I am a Chatty Cathy. A nickname for someone who enjoys talking or is quite talkative. I spent a few moments online researching the doll Chatty Cathy to which this phrase come from I guess. I get the impression that Chatty Cathy said nice phrases like,"brush my hair please". The true innovation with Cathy was that she could say many phrases in random fashion due to her pull string mechanism and other innards. I would say that I speak much more than the original model. My phrases are longer and may include things like,"What can I feed you?" or "Get me a glass of wine please." In any case, I talk to people. LOTS of People, friends, family, neighbors, strangers in grocery stores, fitness class participants, and pretty much any warm body that shows me a smile and may need my help.

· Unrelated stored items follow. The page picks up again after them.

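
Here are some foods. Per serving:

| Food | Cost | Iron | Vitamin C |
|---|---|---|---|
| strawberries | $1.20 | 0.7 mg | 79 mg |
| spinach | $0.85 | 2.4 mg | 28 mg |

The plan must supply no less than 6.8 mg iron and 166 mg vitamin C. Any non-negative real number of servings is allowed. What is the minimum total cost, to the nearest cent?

Two binding constraints pin down two serving amounts, so the optimal mix uses at most two foods. The candidates are each food alone (scaled to the tighter of iron/vitamin C) and each pair with both constraints tight.
strawberries only: max(6.8/0.7, 166/79) = 9.714 servings → $11.66.
spinach only: max(6.8/2.4, 166/28) = 5.929 servings → $5.04.
strawberries + spinach with both tight: 1.224 servings and 2.476 servings → $3.57.
Cheapest feasible corner: $3.57.

$3.57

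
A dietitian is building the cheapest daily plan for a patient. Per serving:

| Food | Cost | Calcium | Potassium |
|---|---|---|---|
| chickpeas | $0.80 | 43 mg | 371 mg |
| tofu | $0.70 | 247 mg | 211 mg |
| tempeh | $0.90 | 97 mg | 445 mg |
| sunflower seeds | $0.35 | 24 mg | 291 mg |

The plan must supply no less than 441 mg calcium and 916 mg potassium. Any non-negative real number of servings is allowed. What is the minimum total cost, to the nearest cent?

This is a tiny linear program; its minimum lies at a vertex of the feasible set. List the vertices and price them.
chickpeas only: max(441/43, 916/371) = 10.26 servings → $8.20.
tofu only: max(441/247, 916/211) = 4.341 servings → $3.04.
tempeh only: max(441/97, 916/445) = 4.546 servings → $4.09.
sunflower seeds only: max(441/24, 916/291) = 18.38 servings → $6.43.
chickpeas + tofu with both tight: 1.613 servings and 1.505 servings → $2.34.
chickpeas + tempeh with both targets exact would need a negative amount; discard.
chickpeas + sunflower seeds: the both-tight solution has a negative serving — not a feasible corner.
tofu + tempeh with both tight: 1.201 servings and 1.489 servings → $2.18.
tofu + sunflower seeds with both tight: 1.592 servings and 1.994 servings → $1.81.
tempeh + sunflower seeds: intersection lies outside the first quadrant.
The minimum over all feasible corners is $1.81.

$1.81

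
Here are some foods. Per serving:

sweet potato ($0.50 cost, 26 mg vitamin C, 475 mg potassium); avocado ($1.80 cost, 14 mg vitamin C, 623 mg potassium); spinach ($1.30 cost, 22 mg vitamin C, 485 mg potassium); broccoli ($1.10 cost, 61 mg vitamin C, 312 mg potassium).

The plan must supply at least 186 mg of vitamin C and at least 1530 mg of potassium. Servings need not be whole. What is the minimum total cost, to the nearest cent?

$3.41

Minimising a linear cost over {vitamin C ≥ 186, potassium ≥ 1530, servings ≥ 0} — the optimum is at a vertex, using one or two foods.
sweet potato only: max(186/26, 1530/475) = 7.154 servings → $3.58.
avocado only: max(186/14, 1530/623) = 13.29 servings → $23.91.
spinach only: max(186/22, 1530/485) = 8.455 servings → $10.99.
broccoli only: max(186/61, 1530/312) = 4.904 servings → $5.39.
sweet potato + avocado: intersection lies outside the first quadrant.
sweet potato + spinach: intersection lies outside the first quadrant.
sweet potato + broccoli with both tight: 1.692 servings and 2.328 servings → $3.41.
avocado + spinach: intersection lies outside the first quadrant.
avocado + broccoli with both tight: 1.049 servings and 2.808 servings → $4.98.
spinach + broccoli with both tight: 1.554 servings and 2.489 servings → $4.76.
So the least-cost plan costs $3.41.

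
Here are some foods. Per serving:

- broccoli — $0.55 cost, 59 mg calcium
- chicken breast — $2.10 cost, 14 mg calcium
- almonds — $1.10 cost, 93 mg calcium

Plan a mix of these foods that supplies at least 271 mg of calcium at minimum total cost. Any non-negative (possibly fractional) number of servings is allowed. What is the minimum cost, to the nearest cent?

$2.53

Cost per mg of calcium: broccoli $0.0093, almonds $0.0118, chicken breast $0.1500.
With no serving limits, use only broccoli: 271 mg / 59 mg = 4.593 servings × $0.55 = $2.53.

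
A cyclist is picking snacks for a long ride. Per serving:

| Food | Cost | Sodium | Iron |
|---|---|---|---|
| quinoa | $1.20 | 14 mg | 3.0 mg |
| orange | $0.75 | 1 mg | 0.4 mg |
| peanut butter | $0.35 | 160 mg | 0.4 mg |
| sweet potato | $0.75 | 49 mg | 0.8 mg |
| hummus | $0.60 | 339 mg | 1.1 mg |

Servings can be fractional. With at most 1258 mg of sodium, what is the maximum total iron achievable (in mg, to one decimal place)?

503.2 mg

Iron per mg sodium: orange 0.4, quinoa 0.2143, sweet potato 0.01633, hummus 0.003245, peanut butter 0.0025.
With no serving limits, spend the whole sodium allowance on orange: 1258 mg / 1 mg × 0.4 mg = 503.2 mg.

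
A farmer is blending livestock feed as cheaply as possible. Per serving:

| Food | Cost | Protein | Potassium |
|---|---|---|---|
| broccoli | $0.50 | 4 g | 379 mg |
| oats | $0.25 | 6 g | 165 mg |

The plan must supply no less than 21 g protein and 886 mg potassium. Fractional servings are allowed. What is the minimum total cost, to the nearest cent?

For a min-cost LP with two ≥-constraints, a basic feasible solution has at most two positive variables.
broccoli only: max(21/4, 886/379) = 5.25 servings → $2.62.
oats only: max(21/6, 886/165) = 5.37 servings → $1.34.
broccoli + oats with both tight: 1.147 servings and 2.735 servings → $1.26.
Cheapest feasible corner: $1.26.

$1.26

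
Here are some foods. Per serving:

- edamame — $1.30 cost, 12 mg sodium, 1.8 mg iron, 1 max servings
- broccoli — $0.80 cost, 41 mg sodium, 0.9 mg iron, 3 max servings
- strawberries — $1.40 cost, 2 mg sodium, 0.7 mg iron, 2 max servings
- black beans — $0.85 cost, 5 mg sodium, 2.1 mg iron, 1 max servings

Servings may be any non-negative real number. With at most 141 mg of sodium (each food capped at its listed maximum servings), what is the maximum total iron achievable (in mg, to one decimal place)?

Iron per mg sodium: black beans 0.42, strawberries 0.35, edamame 0.15, broccoli 0.02195.
Take 1 serving of black beans: uses 5 mg sodium, +2.1 mg iron (running total 2.1 mg).
Take 2 servings of strawberries: uses 4 mg sodium, +1.4 mg iron (running total 3.5 mg).
Take 1 serving of edamame: uses 12 mg sodium, +1.8 mg iron (running total 5.3 mg).
Take 2.927 servings of broccoli: uses 120 mg sodium, +2.6 mg iron (running total 7.9 mg).
Greedy by best ratio exhausts the sodium allowance optimally: 7.9 mg.

7.9 mg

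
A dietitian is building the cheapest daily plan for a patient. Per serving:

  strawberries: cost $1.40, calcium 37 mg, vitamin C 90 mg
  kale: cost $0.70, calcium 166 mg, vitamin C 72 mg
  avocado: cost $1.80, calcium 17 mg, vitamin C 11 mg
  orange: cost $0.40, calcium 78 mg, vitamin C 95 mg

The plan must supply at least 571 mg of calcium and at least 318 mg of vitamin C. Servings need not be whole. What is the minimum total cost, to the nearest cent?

$2.49

strawberries only: max(571/37, 318/90) = 15.43 servings → $21.61.
kale only: max(571/166, 318/72) = 4.417 servings → $3.09.
avocado only: max(571/17, 318/11) = 33.59 servings → $60.46.
orange only: max(571/78, 318/95) = 7.321 servings → $2.93.
strawberries + kale with both tight: 0.9511 servings and 3.228 servings → $3.59.
strawberries + avocado: the both-tight solution has a negative serving — not a feasible corner.
strawberries + orange: the both-tight solution has a negative serving — not a feasible corner.
kale + avocado with both tight: 1.453 servings and 19.4 servings → $35.93.
kale + orange with both tight: 2.899 servings and 1.15 servings → $2.49.
avocado + orange: the both-tight solution has a negative serving — not a feasible corner.
The minimum over all feasible corners is $2.49.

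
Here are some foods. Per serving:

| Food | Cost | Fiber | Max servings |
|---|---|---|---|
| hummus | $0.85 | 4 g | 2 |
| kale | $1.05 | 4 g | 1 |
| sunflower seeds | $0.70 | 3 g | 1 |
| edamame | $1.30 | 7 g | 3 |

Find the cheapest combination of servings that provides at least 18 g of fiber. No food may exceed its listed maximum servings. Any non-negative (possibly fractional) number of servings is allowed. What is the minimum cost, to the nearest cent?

Cost per g of fiber: edamame $0.1857, hummus $0.2125, sunflower seeds $0.2333, kale $0.2625.
Take 2.571 servings of edamame: +18.0 g fiber for $3.34 (total $3.34, still need 0.0 g).
Filling from the cheapest source first is optimal under one linear minimum: $3.34.

$3.34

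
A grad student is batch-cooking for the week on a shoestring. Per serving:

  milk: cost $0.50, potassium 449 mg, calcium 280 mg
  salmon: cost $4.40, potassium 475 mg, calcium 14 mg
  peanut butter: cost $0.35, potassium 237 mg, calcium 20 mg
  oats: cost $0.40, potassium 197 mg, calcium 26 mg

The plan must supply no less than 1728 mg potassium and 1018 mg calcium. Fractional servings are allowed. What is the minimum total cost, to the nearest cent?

$1.92

Check every corner: each single food scaled to meet both minima, and each pair solved so both constraints bind.
milk only: max(1728/449, 1018/280) = 3.849 servings → $1.92.
salmon only: max(1728/475, 1018/14) = 72.71 servings → $319.94.
peanut butter only: max(1728/237, 1018/20) = 50.9 servings → $17.82.
oats only: max(1728/197, 1018/26) = 39.15 servings → $15.66.
milk + salmon with both tight: 3.625 servings and 0.2112 servings → $2.74.
milk + peanut butter with both tight: 3.602 servings and 0.4663 servings → $1.96.
milk + oats with both tight: 3.579 servings and 0.6153 servings → $2.04.
salmon + peanut butter: intersection lies outside the first quadrant.
salmon + oats: the both-tight solution has a negative serving — not a feasible corner.
peanut butter + oats: intersection lies outside the first quadrant.
The minimum over all feasible corners is $1.92.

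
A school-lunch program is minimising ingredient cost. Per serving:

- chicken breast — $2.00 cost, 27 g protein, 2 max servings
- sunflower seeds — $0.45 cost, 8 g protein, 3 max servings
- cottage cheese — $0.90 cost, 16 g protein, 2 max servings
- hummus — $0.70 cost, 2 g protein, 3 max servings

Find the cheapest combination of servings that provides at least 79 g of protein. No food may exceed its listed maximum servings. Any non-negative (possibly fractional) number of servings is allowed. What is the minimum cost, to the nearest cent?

$4.85

Cost per g of protein: sunflower seeds $0.0563, cottage cheese $0.0563, chicken breast $0.0741, hummus $0.3500.
Take 3 servings of sunflower seeds: +24.0 g protein for $1.35 (total $1.35, still need 55.0 g).
Take 2 servings of cottage cheese: +32.0 g protein for $1.80 (total $3.15, still need 23.0 g).
Take 0.8519 servings of chicken breast: +23.0 g protein for $1.70 (total $4.85, still need 0.0 g).
Filling from the cheapest source first is optimal under one linear minimum: $4.85.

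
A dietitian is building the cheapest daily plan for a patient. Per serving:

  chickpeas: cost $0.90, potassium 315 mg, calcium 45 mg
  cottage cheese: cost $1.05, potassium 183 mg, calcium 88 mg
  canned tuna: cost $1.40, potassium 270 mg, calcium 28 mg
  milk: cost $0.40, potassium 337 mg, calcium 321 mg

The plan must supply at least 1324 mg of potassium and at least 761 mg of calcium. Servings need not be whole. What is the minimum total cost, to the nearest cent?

Compare the cost at each extreme point of the feasible region.
chickpeas only: max(1324/315, 761/45) = 16.91 servings → $15.22.
cottage cheese only: max(1324/183, 761/88) = 8.648 servings → $9.08.
canned tuna only: max(1324/270, 761/28) = 27.18 servings → $38.05.
milk only: max(1324/337, 761/321) = 3.929 servings → $1.57.
chickpeas + cottage cheese: intersection lies outside the first quadrant.
chickpeas + canned tuna: intersection lies outside the first quadrant.
chickpeas + milk with both tight: 1.961 servings and 2.096 servings → $2.60.
cottage cheese + canned tuna: the both-tight solution has a negative serving — not a feasible corner.
cottage cheese + milk with both tight: 5.795 servings and 0.7822 servings → $6.40.
canned tuna + milk with both tight: 2.182 servings and 2.18 servings → $3.93.
Cheapest feasible corner: $1.57.

$1.57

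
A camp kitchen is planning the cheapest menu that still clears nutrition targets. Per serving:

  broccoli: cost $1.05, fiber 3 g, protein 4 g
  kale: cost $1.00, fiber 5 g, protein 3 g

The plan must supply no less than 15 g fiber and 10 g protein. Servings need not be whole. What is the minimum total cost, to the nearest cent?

$3.20

broccoli only: max(15/3, 10/4) = 5 servings → $5.25.
kale only: max(15/5, 10/3) = 3.333 servings → $3.33.
broccoli + kale with both tight: 0.4545 servings and 2.727 servings → $3.20.
The minimum over all feasible corners is $3.20.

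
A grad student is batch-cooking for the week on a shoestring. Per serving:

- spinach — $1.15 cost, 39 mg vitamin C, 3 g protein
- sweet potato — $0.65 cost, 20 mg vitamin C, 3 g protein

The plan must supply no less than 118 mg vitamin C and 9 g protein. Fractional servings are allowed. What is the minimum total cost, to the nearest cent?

$3.48

This is a tiny linear program; its minimum lies at a vertex of the feasible set. List the vertices and price them.
spinach only: max(118/39, 9/3) = 3.026 servings → $3.48.
sweet potato only: max(118/20, 9/3) = 5.9 servings → $3.83.
spinach + sweet potato with both targets exact would need a negative amount; discard.
The minimum over all feasible corners is $3.48.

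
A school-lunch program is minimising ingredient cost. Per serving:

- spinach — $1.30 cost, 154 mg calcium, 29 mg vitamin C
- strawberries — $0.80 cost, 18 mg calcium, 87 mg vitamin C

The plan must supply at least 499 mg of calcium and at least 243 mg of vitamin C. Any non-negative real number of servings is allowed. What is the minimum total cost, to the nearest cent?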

I get this trait from my mother whom I love dearly. Someone once said that my mother could talk to a tree stump, and when she got up to leave the tree stump would feel better about itself. I hope I am like that sometimes. My husband is patient with me. He lets me talk to him, to strangers, ask questions when we shop for something, and take over a bit when we are with friends. I know he can talk and others who know him, (and get him alone) will also say he talks. One time I was away with the girls and my neighbors took Jack out to dinner. My friend called Jack a chatter box! She just had never had him on his own.
I like to think that for the most part my chattiness is helpful to some or at least informative or amusing. Recently however I have seen the dark side to what I now call my "Selfish Speaking". You see Jack is away and we have challenges trying to talk each day. Our conversations and texts are somewhat brief and fit in slots of time when he can call and I am between activities for our children. In this limited space of time I chat and mostly vent. As a result I do not get to hear about the fun details of Jack's new work. I ramble on like a plow through the snow and then "ding" time is up and Jack has not been able to tell me as much. I feel as if I am taking away the importance of his new adventure. I am going to try and be better this week. Perhaps the string in my back will wear down a little so I can be more mute. Although I know even Jack does not want it to break completely.